The theoretical physicist is remembered as an icon of global impact who publicly opposed Israel's policies towards Palestine and joined an academic boycott against Tel Aviv in 2013.
The Palestinian community remembers Hawking as a key figure in the boycott, which was joined by prominent institutions such as the British Committee for Universities of Palestine, an organization of UK-based academics that supported the academic boycott of Israel.
That year, the British scientist rejected an invitation from former Israeli President Shimon Peres to attend the President’s Conference in Jerusalem, an academic event that aimed to bring together researchers and political figures and coincided with the Israeli leader’s 90th birthday celebrations.
Hawking sent Peres a letter explaining that his choice not to attend the conference was the result of his “independent decision to respect the boycott based on his knowledge of Palestine and on the unanimous advice of his own academic contacts”.

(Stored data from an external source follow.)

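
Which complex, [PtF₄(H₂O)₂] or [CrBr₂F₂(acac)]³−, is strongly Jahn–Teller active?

[CrBr₂F₂(acac)]³−

[PtF₄(H₂O)₂]: Ligand charges: each fluoride is −1; water is neutral. With an overall charge of 0 the platinum centre must be in the +4 oxidation state. Pt sits in group 10, so the d-electron count is 10 − 4 = 6. A 5d ion has a large Δₒ and is invariably low-spin. The d⁶ configuration leaves the e_g set evenly filled (or empty) — no strong Jahn–Teller driving force.
[CrBr₂F₂(acac)]³−: Summing ligand charges against the −3 overall charge gives an oxidation state of +2 for chromium. Chromium is a group-6 element; Cr(II) is therefore d⁴. Acetylacetonate, bromide, and fluoride are weak-field ligands for a first-row metal, so the complex is high-spin. The t₂g³e_g¹ (high-spin) configuration has an unevenly filled e_g set; the Jahn–Teller theorem predicts a tetragonal distortion (typically axial elongation) to lift the degeneracy.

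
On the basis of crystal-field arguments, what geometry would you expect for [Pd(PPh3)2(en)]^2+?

Ligand charges: triphenylphosphine is neutral; ethylenediamine is neutral. With an overall charge of +2 the palladium centre must be in the +2 oxidation state.
Palladium is a group-10 element; Pd(II) is therefore d⁸.
Counting donor atoms: 2×triphenylphosphine (monodentate) → 2 donors; 1×ethylenediamine (bidentate) → 2 donors. Coordination number = 4.
A 4d d⁸ ion has a large crystal-field splitting; square planar leaves the high-energy d_{x²−y²} orbital empty and maximises CFSE.

square planar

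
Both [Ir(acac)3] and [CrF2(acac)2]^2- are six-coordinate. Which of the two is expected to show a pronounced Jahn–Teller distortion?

[CrF2(acac)2]^2-

[Ir(acac)3]: Ligand charges: each acetylacetonate is −1. With an overall charge of 0 the iridium centre must be in the +3 oxidation state. Ir sits in group 9, so the d-electron count is 9 − 3 = 6. A 5d ion has a large Δₒ and is invariably low-spin. The d⁶ configuration leaves the e_g set evenly filled (or empty) — no strong Jahn–Teller driving force.
[CrF2(acac)2]^2-: Ligand charges: each fluoride is −1; each acetylacetonate is −1. With an overall charge of −2 the chromium centre must be in the +2 oxidation state. Chromium is a group-6 element; Cr(II) is therefore d⁴. Acetylacetonate and fluoride are weak-field ligands for a first-row metal, so the complex is high-spin. The t₂g³e_g¹ (high-spin) configuration has an unevenly filled e_g set; the Jahn–Teller theorem predicts a tetragonal distortion (typically axial elongation) to lift the degeneracy.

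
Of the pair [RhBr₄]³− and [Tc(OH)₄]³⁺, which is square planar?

[RhBr₄]³−

For [RhBr₄]³−: Each bromide is −1; balancing the −3 overall charge requires Rh(I). Rh sits in group 9, so the d-electron count is 9 − 1 = 8. A 4d d⁸ ion has a large crystal-field splitting; square planar leaves the high-energy d_{x²−y²} orbital empty and maximises CFSE. → square planar.
For [Tc(OH)₄]³⁺: Ligand charges: each hydroxide is −1. With an overall charge of +3 the technetium centre must be in the +7 oxidation state. Group 7 minus oxidation state 7 gives a d⁰ configuration. A d⁰ ion has no crystal-field stabilisation preference between square planar and tetrahedral, so four ligands adopt the sterically favoured tetrahedral geometry. → tetrahedral.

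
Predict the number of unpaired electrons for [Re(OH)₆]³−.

2 unpaired electrons

Summing ligand charges against the −3 overall charge gives an oxidation state of +3 for rhenium.
Group 7 minus oxidation state 3 gives a d⁴ configuration.
The spin state decides the count: a 5d ion has a large Δₒ and is invariably low-spin.
An octahedral low-spin d⁴ ion is t₂g⁴e_g⁰, giving 2 unpaired electrons.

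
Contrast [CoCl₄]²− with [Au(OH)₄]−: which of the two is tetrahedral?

[CoCl₄]²−

For [CoCl₄]²−: Summing ligand charges against the −2 overall charge gives an oxidation state of +2 for cobalt. Group 9 minus oxidation state 2 gives a d⁷ configuration. For a high-spin 3d d⁷ ion with weak-field ligands the small Δₜ gives little square-planar CFSE advantage, so four ligands adopt the sterically favoured tetrahedral geometry. → tetrahedral.
For [Au(OH)₄]−: Summing ligand charges against the −1 overall charge gives an oxidation state of +3 for gold. Au sits in group 11, so the d-electron count is 11 − 3 = 8. A 5d d⁸ ion has a large crystal-field splitting; square planar leaves the high-energy d_{x²−y²} orbital empty and maximises CFSE. → square planar.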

Following Hawking’s death, the Palestinian Federation of Chile said the scientist achieved an important victory in the campaign of the Boycott, Divestments and Sanctions (BDS) movement against Israeli academic institutions.
The organization said Hawking supported the Palestinian nonviolent resistance movement and he had called on the international community to sanction Israel for its occupation.

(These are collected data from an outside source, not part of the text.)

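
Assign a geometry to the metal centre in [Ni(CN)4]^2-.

Summing ligand charges against the −2 overall charge gives an oxidation state of +2 for nickel.
Ni sits in group 10, so the d-electron count is 10 − 2 = 8.
Coordination number: 4.
Cyanide is a strong-field ligand (high in the spectrochemical series).
A 3d d⁸ ion with strong-field ligands gains enough CFSE to favour square planar over tetrahedral.

square planar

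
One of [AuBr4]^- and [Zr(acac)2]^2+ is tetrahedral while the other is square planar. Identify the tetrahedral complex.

For [AuBr4]^-: Summing ligand charges against the −1 overall charge gives an oxidation state of +3 for gold. Au sits in group 11, so the d-electron count is 11 − 3 = 8. A 5d d⁸ ion has a large crystal-field splitting; square planar leaves the high-energy d_{x²−y²} orbital empty and maximises CFSE. → square planar.
For [Zr(acac)2]^2+: Ligand charges: each acetylacetonate is −1. With an overall charge of +2 the zirconium centre must be in the +4 oxidation state. Zirconium is a group-4 element; Zr(IV) is therefore d⁰. A d⁰ ion has no crystal-field stabilisation preference between square planar and tetrahedral, so four ligands adopt the sterically favoured tetrahedral geometry. → tetrahedral.

[Zr(acac)2]^2+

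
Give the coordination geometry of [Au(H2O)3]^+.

trigonal planar

Ligand charges: water is neutral. With an overall charge of +1 the gold centre must be in the +1 oxidation state.
Au sits in group 11, so the d-electron count is 11 − 1 = 10.
Coordination number: 3.
Three ligands around a d¹⁰ centre minimise repulsion in a trigonal-planar arrangement.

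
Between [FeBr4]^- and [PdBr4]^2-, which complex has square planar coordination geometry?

For [FeBr4]^-: Summing ligand charges against the −1 overall charge gives an oxidation state of +3 for iron. Fe sits in group 8, so the d-electron count is 8 − 3 = 5. A high-spin d⁵ ion has zero CFSE in either geometry, so four ligands adopt the sterically favoured tetrahedral geometry. → tetrahedral.
For [PdBr4]^2-: Each bromide is −1; balancing the −2 overall charge requires Pd(II). Pd sits in group 10, so the d-electron count is 10 − 2 = 8. A 4d d⁸ ion has a large crystal-field splitting; square planar leaves the high-energy d_{x²−y²} orbital empty and maximises CFSE. → square planar.

[PdBr4]^2-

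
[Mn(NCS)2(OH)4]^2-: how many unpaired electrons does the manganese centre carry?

Summing ligand charges against the −2 overall charge gives an oxidation state of +4 for manganese.
Group 7 minus oxidation state 4 gives a d³ configuration.
In an octahedral field the d³ configuration is t₂g³e_g⁰ (only one arrangement possible), giving 3 unpaired electrons.

3 unpaired electrons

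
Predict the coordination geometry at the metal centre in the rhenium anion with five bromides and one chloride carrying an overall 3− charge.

octahedral

Summing ligand charges against the −3 overall charge gives an oxidation state of +3 for rhenium.
Rhenium is a group-7 element; Re(III) is therefore d⁴.
Coordination number: 6.
Six donors around a single metal centre give an octahedral coordination sphere.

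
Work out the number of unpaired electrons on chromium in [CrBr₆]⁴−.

4 unpaired electrons

Ligand charges: each bromide is −1. With an overall charge of −4 the chromium centre must be in the +2 oxidation state.
Chromium is a group-6 element; Cr(II) is therefore d⁴.
The spin state decides the count: Bromide is a weak-field ligand for a first-row metal, so the complex is high-spin.
An octahedral high-spin d⁴ ion is t₂g³e_g¹, giving 4 unpaired electrons.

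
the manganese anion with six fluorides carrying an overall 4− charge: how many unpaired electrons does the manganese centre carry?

Summing ligand charges against the −4 overall charge gives an oxidation state of +2 for manganese.
Manganese is a group-7 element; Mn(II) is therefore d⁵.
The spin state decides the count: Fluoride is a weak-field ligand for a first-row metal, so the complex is high-spin.
An octahedral high-spin d⁵ ion is t₂g³e_g², giving 5 unpaired electrons.

5 unpaired electrons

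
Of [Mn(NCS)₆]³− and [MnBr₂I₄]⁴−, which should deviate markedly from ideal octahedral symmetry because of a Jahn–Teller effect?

[Mn(NCS)₆]³−: Summing ligand charges against the −3 overall charge gives an oxidation state of +3 for manganese. Group 7 minus oxidation state 3 gives a d⁴ configuration. Isothiocyanate is a weak-field ligand for a first-row metal, so the complex is high-spin. The t₂g³e_g¹ (high-spin) configuration has an unevenly filled e_g set; the Jahn–Teller theorem predicts a tetragonal distortion (typically axial elongation) to lift the degeneracy.
[MnBr₂I₄]⁴−: Each bromide is −1; each iodide is −1; balancing the −4 overall charge requires Mn(II). Mn sits in group 7, so the d-electron count is 7 − 2 = 5. Bromide and iodide are weak-field ligands for a first-row metal, so the complex is high-spin. The d⁵ configuration leaves the e_g set evenly filled (or empty) — no strong Jahn–Teller driving force.

[Mn(NCS)₆]³−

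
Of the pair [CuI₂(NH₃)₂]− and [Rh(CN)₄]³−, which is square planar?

[Rh(CN)₄]³−

For [CuI₂(NH₃)₂]−: Each iodide is −1; ammonia is neutral; balancing the −1 overall charge requires Cu(I). Copper is a group-11 element; Cu(I) is therefore d¹⁰. A d¹⁰ ion has no crystal-field stabilisation preference between square planar and tetrahedral, so four ligands adopt the sterically favoured tetrahedral geometry. → tetrahedral.
For [Rh(CN)₄]³−: Each cyanide is −1; balancing the −3 overall charge requires Rh(I). Group 9 minus oxidation state 1 gives a d⁸ configuration. A 4d d⁸ ion has a large crystal-field splitting; square planar leaves the high-energy d_{x²−y²} orbital empty and maximises CFSE. → square planar.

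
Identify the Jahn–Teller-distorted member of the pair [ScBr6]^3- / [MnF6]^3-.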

“As Palestinians, we pay tribute to Stephen Hawking, an infinite supporter of our cause who refused to give lectures in Israel, denouncing its policy of apartheid. Rest in peace,” Rafael Araya Masry, president of the Confederation of Palestinian Communities in Latin America and the Caribbean, said on social media.
The Palestine Liberation Organization (PLO) also referred to the scientist as an “exceptionally courageous person” and said all Palestinians had reacted to the news of his death with sadness.

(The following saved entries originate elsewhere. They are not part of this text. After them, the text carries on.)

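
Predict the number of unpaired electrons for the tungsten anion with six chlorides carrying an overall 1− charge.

1 unpaired electron

Each chloride is −1; balancing the −1 overall charge requires W(V).
W sits in group 6, so the d-electron count is 6 − 5 = 1.
In an octahedral field the d¹ configuration is t₂g¹e_g⁰ (only one arrangement possible), giving 1 unpaired electron.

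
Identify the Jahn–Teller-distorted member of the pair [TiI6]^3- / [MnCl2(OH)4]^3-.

[MnCl2(OH)4]^3-

[TiI6]^3-: Ligand charges: each iodide is −1. With an overall charge of −3 the titanium centre must be in the +3 oxidation state. Ti sits in group 4, so the d-electron count is 4 − 3 = 1. The d¹ configuration leaves the e_g set evenly filled (or empty) — no strong Jahn–Teller driving force.
[MnCl2(OH)4]^3-: Summing ligand charges against the −3 overall charge gives an oxidation state of +3 for manganese. Manganese is a group-7 element; Mn(III) is therefore d⁴. Chloride and hydroxide are weak-field ligands for a first-row metal, so the complex is high-spin. The t₂g³e_g¹ (high-spin) configuration has an unevenly filled e_g set; the Jahn–Teller theorem predicts a tetragonal distortion (typically axial elongation) to lift the degeneracy.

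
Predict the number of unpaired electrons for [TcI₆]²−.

Ligand charges: each iodide is −1. With an overall charge of −2 the technetium centre must be in the +4 oxidation state.
Tc sits in group 7, so the d-electron count is 7 − 4 = 3.
In an octahedral field the d³ configuration is t₂g³e_g⁰ (only one arrangement possible), giving 3 unpaired electrons.

3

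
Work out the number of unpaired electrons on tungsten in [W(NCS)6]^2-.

2

Ligand charges: each isothiocyanate is −1. With an overall charge of −2 the tungsten centre must be in the +4 oxidation state.
W sits in group 6, so the d-electron count is 6 − 4 = 2.
In an octahedral field the d² configuration is t₂g²e_g⁰ (only one arrangement possible), giving 2 unpaired electrons.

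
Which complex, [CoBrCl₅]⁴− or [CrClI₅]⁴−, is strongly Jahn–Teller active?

[CoBrCl₅]⁴−: Each bromide is −1; each chloride is −1; balancing the −4 overall charge requires Co(II). Co sits in group 9, so the d-electron count is 9 − 2 = 7. Bromide and chloride are weak-field ligands for a first-row metal, so the complex is high-spin. The d⁷ configuration leaves the e_g set evenly filled (or empty) — no strong Jahn–Teller driving force.
[CrClI₅]⁴−: Each chloride is −1; each iodide is −1; balancing the −4 overall charge requires Cr(II). Chromium is a group-6 element; Cr(II) is therefore d⁴. Chloride and iodide are weak-field ligands for a first-row metal, so the complex is high-spin. The t₂g³e_g¹ (high-spin) configuration has an unevenly filled e_g set; the Jahn–Teller theorem predicts a tetragonal distortion (typically axial elongation) to lift the degeneracy.

[CrClI₅]⁴−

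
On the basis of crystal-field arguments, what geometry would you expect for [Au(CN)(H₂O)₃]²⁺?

Ligand charges: each cyanide is −1; water is neutral. With an overall charge of +2 the gold centre must be in the +3 oxidation state.
Gold is a group-11 element; Au(III) is therefore d⁸.
Coordination number: 4.
A 5d d⁸ ion has a large crystal-field splitting; square planar leaves the high-energy d_{x²−y²} orbital empty and maximises CFSE.

square planar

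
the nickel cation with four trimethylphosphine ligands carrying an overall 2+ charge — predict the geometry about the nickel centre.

square planar

Summing ligand charges against the +2 overall charge gives an oxidation state of +2 for nickel.
Nickel is a group-10 element; Ni(II) is therefore d⁸.
With 4 monodentate ligands the coordination number is 4.
Trimethylphosphine is a strong-field ligand (high in the spectrochemical series).
A 3d d⁸ ion with strong-field ligands gains enough CFSE to favour square planar over tetrahedral.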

“We remember his principled position in challenging the Israeli occupation of Palestine and his refusal to appear at the [President’s] conference in 2013, not to be an accomplice to this cruel and illegal occupation. He will be missed worldwide,” the PLO said in a press release.
Hawking’s boycott of the conference, which was attended by politicians such as Bill Clinton, Tony Blair and Mikhail Gorbachev and artists such as Barbra Streisand, was key in exposing the Palestinian cause to the world.
The boycott was not the only time that Hawking joined the Palestinian cause. In 2009, he condemned an Israeli military operation in Gaza that he described as disproportionate. The situation is “like that in South Africa before 1990. It cannot continue,” he said in an interview with Al Jazeera.
Even in his last year of life, Hawking urged his millions of followers on Facebook to donate money to help fund a series of physics lectures for Palestinian graduate students in the West Bank.
The British scientist died at the age of 76 at his home in Cambridge, England after suffering for 55 years from the motor neurone disease amyotrophic lateral sclerosis (ALS). He was best known for his work on black holes and his theory of relativity and wrote several popular science books including A Brief History of Time.